So What?

Stephen Pacht’s story in Bits from the Branches got me thinking about what it means to be neutral. I don’t mean neutral like the color beige. I’m talking the kind of neutral that means you don’t take sides in a power struggle.

So who’s neutral? As you can see from Stephen’s story, even the Swiss aren’t “as neutral as Switzerland,” a phrase I used to hear a lot.*

Stephen wrote about standing up for freedom of speech in Geneva, where the government regulates what kind of literature people can hand out in public. And unless things have changed since the time this was written, no one gets a permit for handing out “religious” literature of any kind. Why? Because some religious literature can be incendiary, or at least handed out by groups that support acts of violence in the name of their religion. So for the sake of fairness, or at least the appearance of it, rather than deny some people permits for handing out literature about their beliefs, the permits are denied to all. Perhaps this seems like a decision to be “neutral,” but it’s actually not. In effect, it takes those who commit violence in the name of religion and makes them a reason to deny freedom of speech to all who want to hand out literature about their beliefs. 

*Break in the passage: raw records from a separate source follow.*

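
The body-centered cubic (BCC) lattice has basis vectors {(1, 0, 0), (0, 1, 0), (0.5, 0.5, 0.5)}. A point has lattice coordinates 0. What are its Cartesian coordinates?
(0, 0, 0)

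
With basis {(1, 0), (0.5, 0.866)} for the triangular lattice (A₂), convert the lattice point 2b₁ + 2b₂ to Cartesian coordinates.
(3, 1.732)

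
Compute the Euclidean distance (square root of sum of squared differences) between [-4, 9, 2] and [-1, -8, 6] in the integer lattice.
17.72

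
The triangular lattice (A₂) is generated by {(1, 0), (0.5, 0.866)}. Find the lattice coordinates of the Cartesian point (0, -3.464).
2b₁ - 4b₂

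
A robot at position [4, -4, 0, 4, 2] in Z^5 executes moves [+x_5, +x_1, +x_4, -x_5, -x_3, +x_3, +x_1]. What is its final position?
(6, -4, 0, 5, 2)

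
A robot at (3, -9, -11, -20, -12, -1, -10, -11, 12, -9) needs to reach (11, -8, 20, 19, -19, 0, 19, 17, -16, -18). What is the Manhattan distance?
181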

So what? Does this mean anything for those of us who live in a place where we still have freedom of speech? Here’s what I get from Stephen’s story (besides the desire to pray for God’s intervention). There is an illusion of neutrality that people hide behind when they want to avoid conflict. However, there is no such thing as being truly neutral when it comes to the gospel.

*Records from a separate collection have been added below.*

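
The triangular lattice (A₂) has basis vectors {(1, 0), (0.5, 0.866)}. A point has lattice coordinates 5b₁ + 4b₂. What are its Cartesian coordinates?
(7, 3.464)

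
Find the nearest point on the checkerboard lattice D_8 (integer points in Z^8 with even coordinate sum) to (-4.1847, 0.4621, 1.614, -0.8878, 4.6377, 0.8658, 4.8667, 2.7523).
(-4, 1, 2, -1, 5, 1, 5, 3)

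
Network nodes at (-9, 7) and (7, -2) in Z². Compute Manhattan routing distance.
25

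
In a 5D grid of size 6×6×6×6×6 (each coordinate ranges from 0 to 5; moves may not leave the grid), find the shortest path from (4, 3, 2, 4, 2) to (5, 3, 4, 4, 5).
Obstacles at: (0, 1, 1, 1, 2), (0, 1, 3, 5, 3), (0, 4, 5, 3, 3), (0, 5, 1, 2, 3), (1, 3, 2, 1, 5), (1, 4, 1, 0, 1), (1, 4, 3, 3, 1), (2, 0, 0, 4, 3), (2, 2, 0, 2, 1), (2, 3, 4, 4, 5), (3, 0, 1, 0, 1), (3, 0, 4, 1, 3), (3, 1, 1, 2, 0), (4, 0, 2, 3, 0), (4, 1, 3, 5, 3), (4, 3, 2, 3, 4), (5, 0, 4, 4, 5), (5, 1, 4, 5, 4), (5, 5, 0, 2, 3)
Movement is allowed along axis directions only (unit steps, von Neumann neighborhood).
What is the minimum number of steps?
6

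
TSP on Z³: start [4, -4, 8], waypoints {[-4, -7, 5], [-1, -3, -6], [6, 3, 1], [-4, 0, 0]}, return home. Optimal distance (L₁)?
74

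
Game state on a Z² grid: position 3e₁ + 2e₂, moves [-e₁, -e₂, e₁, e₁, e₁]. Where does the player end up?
(5, 1)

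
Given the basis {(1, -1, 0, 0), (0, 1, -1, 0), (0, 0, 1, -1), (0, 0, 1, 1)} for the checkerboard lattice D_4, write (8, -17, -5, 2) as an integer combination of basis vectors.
8b₁ - 9b₂ - 8b₃ - 6b₄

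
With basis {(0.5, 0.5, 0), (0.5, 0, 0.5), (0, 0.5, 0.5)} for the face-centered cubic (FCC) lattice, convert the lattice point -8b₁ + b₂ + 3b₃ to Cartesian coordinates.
(-3.5, -2.5, 2)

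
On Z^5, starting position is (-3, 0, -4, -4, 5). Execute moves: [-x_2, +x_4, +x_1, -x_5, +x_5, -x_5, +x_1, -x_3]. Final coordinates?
(-1, -1, -5, -3, 4)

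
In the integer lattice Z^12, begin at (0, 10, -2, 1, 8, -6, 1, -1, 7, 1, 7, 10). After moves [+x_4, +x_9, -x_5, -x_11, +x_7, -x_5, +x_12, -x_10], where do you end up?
(0, 10, -2, 2, 6, -6, 2, -1, 8, 0, 6, 11)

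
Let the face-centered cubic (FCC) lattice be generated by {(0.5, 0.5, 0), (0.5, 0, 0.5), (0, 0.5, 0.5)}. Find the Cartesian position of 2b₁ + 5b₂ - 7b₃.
(3.5, -2.5, -1)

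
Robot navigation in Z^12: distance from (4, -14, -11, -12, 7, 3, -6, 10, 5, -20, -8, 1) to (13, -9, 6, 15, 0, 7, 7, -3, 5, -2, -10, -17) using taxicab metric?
133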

People might claim to be neutral. If you share your faith with them they might say, “That’s good for you, but I have my own religion.” They can be nice and polite and say what they feel is necessary to avoid conflict, but they can’t be neutral.

And when we love the Lord, we can’t cling to an illusion of neutrality in order to avoid conflict. And caring for the unsaved means we don’t want them to cling to that illusion either. After all, being neutral means you don’t take sides in a power struggle. We could wish there were no struggle, but the Bible tells us that we struggle against powers and principalities in the heavenly places. I’m not saying we should go diving into conflict over each and every controversy for the sake of our faith. I’m not saying we should tell all our unsaved friends they are delusional. I’m just saying that when it comes to the reality of spiritual warfare, no one is neutral. We either take sides, or get taken. How are we going to let that truth seep in to our walk with God, and our desire for others to know Him?

*Often referring to Switzerland’s not taking sides in WW2, though Switzerland had been declared “officially” neutral long before then.